Regarding Hoggard, he always seemed to take top order wickets when they were most needed. And one of those few bowlers who played just as well home or away.
Retiring from rugby is a wise decision. All those years spent lying under men much bigger than you waiting for them to get off because you are powerless to push them away can scar a fella…..
I don’t mean to be picky, me, but surely the point of a hangar is to put aeroplanes in.
DC – It was fine. They get off as soon as the referee shouts “Held”.
Top hover caption.
I started watching Test Cricket pretty much around the time that Hoggard made his debut, so I’d hope I’d remember him. A class act, consistently good even when others were stealing the limelight. And of course, there was the occasional blinding spell where he’d just take a side apart.
For me, that Jo’burg performance was especially remarkable for the fact that England only had two sessions to force a win, and Hoggy pulled it off.

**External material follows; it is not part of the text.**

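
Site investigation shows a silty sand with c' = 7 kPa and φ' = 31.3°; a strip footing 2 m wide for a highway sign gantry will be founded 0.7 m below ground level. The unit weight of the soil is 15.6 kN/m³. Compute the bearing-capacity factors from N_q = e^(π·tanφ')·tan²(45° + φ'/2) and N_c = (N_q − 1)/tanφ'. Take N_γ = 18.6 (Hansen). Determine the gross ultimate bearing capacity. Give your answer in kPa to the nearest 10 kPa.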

Does Michael Carberry always look this terrified when he bats?
Most people remember the Hoggard/Harmison partnership as being Hoggard as the reliable stock bowler and Harmison as the devastating strike bowler.
You want your stock bowler to be a threat to the batsmen but a large part of their job is to contain and slow the run rate down (build pressure, stop a team getting away etc).
A strike bowler should be able to take wickets quickly and provided they do that then the economy rate is much less important.
The statistics back up just how good H&H were at their respective arts:
Hoggard 3.26 runs per over / 56.0 balls per wicket
Harmison 3.22 runs per over / 59.4 balls per wicket
Hang on, I think I’m confused…was Harmison actually the one with the long blonde shaggy hair??